L'argument de la sécurité nationale, ici comme ailleurs, ne souffre pas de contestation. M. Messahel n'hésite pas : «Il est de notre devoir, en tant que gouvernement et en tant qu'Algériens, de défendre la souveraineté nationale et notre sécurité, c'est notre droit», a-t-il déclaré.

Et, pour bien signifier que les propos de M. Ouyahia relèvent d'un choix politique assumé, l'inénarrable Farouk Ksentini est intervenu pour apporter une «caution droits de l'homme» aux propos du chef du RND.
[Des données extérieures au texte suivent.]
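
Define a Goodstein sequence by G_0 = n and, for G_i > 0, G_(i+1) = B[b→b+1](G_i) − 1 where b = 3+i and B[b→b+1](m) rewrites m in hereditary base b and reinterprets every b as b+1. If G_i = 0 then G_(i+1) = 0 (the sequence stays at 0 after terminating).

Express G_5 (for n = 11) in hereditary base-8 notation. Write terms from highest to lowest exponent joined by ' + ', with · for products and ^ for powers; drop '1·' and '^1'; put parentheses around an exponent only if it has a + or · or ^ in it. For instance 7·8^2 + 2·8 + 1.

5·8 + 3

base 3: 11 = 3^2 + 2; at 4: 4^2 + 2 = 18; next = 17
base 4: 17 = 4^2 + 1; at 5: 5^2 + 1 = 26; next = 25
base 5: 25 = 5^2; at 6: 6^2 = 36; next = 35
base 6: 35 = 5·6 + 5; at 7: 5·7 + 5 = 40; next = 39
base 7: 39 = 5·7 + 4; at 8: 5·8 + 4 = 44; next = 43
base 8: 43 = 5·8 + 3; at 9: 5·9 + 3 = 48; next = 47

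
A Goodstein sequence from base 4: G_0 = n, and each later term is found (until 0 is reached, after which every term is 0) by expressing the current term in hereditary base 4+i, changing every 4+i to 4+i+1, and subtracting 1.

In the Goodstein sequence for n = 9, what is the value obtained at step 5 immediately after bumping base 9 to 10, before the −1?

12

(0) 9|_4 = 2·4 + 1 ↦ 2·5 + 1|_5 = 11 ⇒ 10
(1) 10|_5 = 2·5 ↦ 2·6|_6 = 12 ⇒ 11
(2) 11|_6 = 6 + 5 ↦ 7 + 5|_7 = 12 ⇒ 11
(3) 11|_7 = 7 + 4 ↦ 8 + 4|_8 = 12 ⇒ 11
(4) 11|_8 = 8 + 3 ↦ 9 + 3|_9 = 12 ⇒ 11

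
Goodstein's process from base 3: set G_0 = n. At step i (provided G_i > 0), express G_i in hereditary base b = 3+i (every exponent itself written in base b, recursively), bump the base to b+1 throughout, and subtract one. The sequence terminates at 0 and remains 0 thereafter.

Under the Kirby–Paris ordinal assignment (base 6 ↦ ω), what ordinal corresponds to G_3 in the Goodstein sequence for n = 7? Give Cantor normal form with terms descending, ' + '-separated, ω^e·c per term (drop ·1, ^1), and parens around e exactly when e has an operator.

ω + 3

7 —HB3→ 2·3 + 1 —bump→ 2·4 + 1 = 9 —(−1)→ 8
8 —HB4→ 2·4 —bump→ 2·5 = 10 —(−1)→ 9
9 —HB5→ 5 + 4 —bump→ 6 + 4 = 10 —(−1)→ 9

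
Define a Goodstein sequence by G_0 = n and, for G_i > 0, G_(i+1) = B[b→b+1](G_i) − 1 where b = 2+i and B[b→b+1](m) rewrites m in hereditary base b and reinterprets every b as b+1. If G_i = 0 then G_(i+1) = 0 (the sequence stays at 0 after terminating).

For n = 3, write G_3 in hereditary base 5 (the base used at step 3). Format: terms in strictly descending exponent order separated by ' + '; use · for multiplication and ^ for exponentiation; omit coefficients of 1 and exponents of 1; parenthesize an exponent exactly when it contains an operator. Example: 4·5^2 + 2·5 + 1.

2

3 —HB2→ 2 + 1 —bump→ 3 + 1 = 4 —(−1)→ 3
3 —HB3→ 3 —bump→ 4 = 4 —(−1)→ 3
3 —HB4→ 3 —bump→ 3 = 3 —(−1)→ 2
2 —HB5→ 2 —bump→ 2 = 2 —(−1)→ 1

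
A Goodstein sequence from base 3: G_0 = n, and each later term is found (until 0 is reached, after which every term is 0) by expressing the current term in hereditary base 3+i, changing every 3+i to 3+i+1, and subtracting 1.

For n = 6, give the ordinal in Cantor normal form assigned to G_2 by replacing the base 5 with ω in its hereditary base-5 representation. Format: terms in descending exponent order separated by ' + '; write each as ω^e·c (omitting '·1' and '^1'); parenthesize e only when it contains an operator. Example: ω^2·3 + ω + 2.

(0) 6|_3 = 2·3 ↦ 2·4|_4 = 8 ⇒ 7
(1) 7|_4 = 4 + 3 ↦ 5 + 3|_5 = 8 ⇒ 7
(2) 7|_5 = 5 + 2 ↦ 6 + 2|_6 = 8 ⇒ 7

ω + 2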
Ouyahia-Macron, un attelage improbable

Reste à savoir ce que tout ceci va signifier. A priori, cette vision conforte l'attitude algérienne traditionnelle en période de crise, la plus facile à mettre en œuvre: se recroqueviller sur soi-même, verrouiller ses frontières, développer cette culture de citadelle assiégée, et rejeter tout ce qui vient de l'extérieur. C'est dans la droite ligne du discours qui veut que l'Algérie s'est défendue seule contre le terrorisme, que tout le monde s'est ligué contre elle, et qu'elle ne doit compter que sur elle-même. C'est ce que développent les visites répétées du chef d'état-major de l'armée, le général Gaïd Salah, le long des frontières, et ses appels à la vigilance.
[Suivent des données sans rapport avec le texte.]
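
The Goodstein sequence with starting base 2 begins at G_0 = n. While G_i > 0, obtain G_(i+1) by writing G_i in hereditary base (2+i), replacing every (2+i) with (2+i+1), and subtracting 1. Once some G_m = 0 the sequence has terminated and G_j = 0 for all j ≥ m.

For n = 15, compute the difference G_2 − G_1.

base 2: 15 = 2^(2 + 1) + 2^2 + 2 + 1; at 3: 3^(3 + 1) + 3^3 + 3 + 1 = 112; next = 111
base 3: 111 = 3^(3 + 1) + 3^3 + 3; at 4: 4^(4 + 1) + 4^4 + 4 = 1284; next = 1283

1172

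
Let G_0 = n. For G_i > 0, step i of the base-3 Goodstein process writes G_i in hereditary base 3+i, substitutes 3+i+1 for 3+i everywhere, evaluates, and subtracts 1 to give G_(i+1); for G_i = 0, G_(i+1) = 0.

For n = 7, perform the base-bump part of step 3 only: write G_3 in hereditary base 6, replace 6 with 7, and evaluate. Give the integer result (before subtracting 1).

i=0: 7 = 2·3 + 1 (b=3); 3→4: 2·4 + 1 = 9; 9−1 = 8
i=1: 8 = 2·4 (b=4); 4→5: 2·5 = 10; 10−1 = 9
i=2: 9 = 5 + 4 (b=5); 5→6: 6 + 4 = 10; 10−1 = 9

10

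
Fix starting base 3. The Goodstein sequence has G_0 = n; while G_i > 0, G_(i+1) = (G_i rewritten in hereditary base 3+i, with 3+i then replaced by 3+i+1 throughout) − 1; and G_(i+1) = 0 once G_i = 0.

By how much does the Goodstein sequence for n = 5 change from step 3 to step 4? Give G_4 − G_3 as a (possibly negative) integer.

(0) 5|_3 = 3 + 2 ↦ 4 + 2|_4 = 6 ⇒ 5
(1) 5|_4 = 4 + 1 ↦ 5 + 1|_5 = 6 ⇒ 5
(2) 5|_5 = 5 ↦ 6|_6 = 6 ⇒ 5
(3) 5|_6 = 5 ↦ 5|_7 = 5 ⇒ 4

-1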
Ce discours a le mérite de susciter le nationalisme et d'exacerber la fierté nationale. Mais c'est surtout un discours inadapté au monde moderne. Il ne peut pas tenir face à un Sahara devenu un immense lieu de circulation, et une Méditerranée qui constitue une gigantesque autoroute.

Une première explication de texte du propos de M. Ouyahia est venue d'un site électronique qui attribue au chef du RND une volonté de se positionner comme un partenaire crédible face aux grands décideurs externes. Difficile à admettre toutefois que M. Ouyahia exprime ainsi, seul, ses prétentions, avec les risques que cela comporte.
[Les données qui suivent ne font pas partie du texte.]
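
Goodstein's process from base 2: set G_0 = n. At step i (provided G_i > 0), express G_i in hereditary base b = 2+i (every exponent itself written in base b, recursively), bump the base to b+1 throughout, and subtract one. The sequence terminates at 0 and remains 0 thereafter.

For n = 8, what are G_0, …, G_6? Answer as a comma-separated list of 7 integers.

base 2: 8 = 2^(2 + 1); at 3: 3^(3 + 1) = 81; next = 80
base 3: 80 = 2·3^3 + 2·3^2 + 2·3 + 2; at 4: 2·4^4 + 2·4^2 + 2·4 + 2 = 554; next = 553
base 4: 553 = 2·4^4 + 2·4^2 + 2·4 + 1; at 5: 2·5^5 + 2·5^2 + 2·5 + 1 = 6311; next = 6310
base 5: 6310 = 2·5^5 + 2·5^2 + 2·5; at 6: 2·6^6 + 2·6^2 + 2·6 = 93396; next = 93395
base 6: 93395 = 2·6^6 + 2·6^2 + 6 + 5; at 7: 2·7^7 + 2·7^2 + 7 + 5 = 1647196; next = 1647195
base 7: 1647195 = 2·7^7 + 2·7^2 + 7 + 4; at 8: 2·8^8 + 2·8^2 + 8 + 4 = 33554572; next = 33554571

8, 80, 553, 6310, 93395, 1647195, 33554571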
Ce qui donne une autre signification aux propos de M. Ouyahia et à la nouvelle politique qu'il annonce. Il s'agira très probablement d'accompagner, au niveau local, une vision plus globale qui se développe ailleurs, sur l'Afrique et sur la question des migrations. Elle s'est déjà traduite en Libye par un hommage appuyé au maréchal Haftar.

Quelle vision? Celle d'Emmanuel Macron ? C'est la seule qui a émergé récemment dans la région. Il n'est toutefois pas inintéressant de noter que le chef de l'Etat français a commis sa première bévue lorsqu'il a imputé le retard de l'Afrique au nombre élevé d'enfants par femme. Un discours proche de celui de M. Ouyahia. Suffisant pour parler d'un attelage Macron-Ouyahia ? Avec Sissi, Haftar et Ouyahia, le nord de l'Afrique aura une autre saveur que les migrants risquent de ne guère apprécier.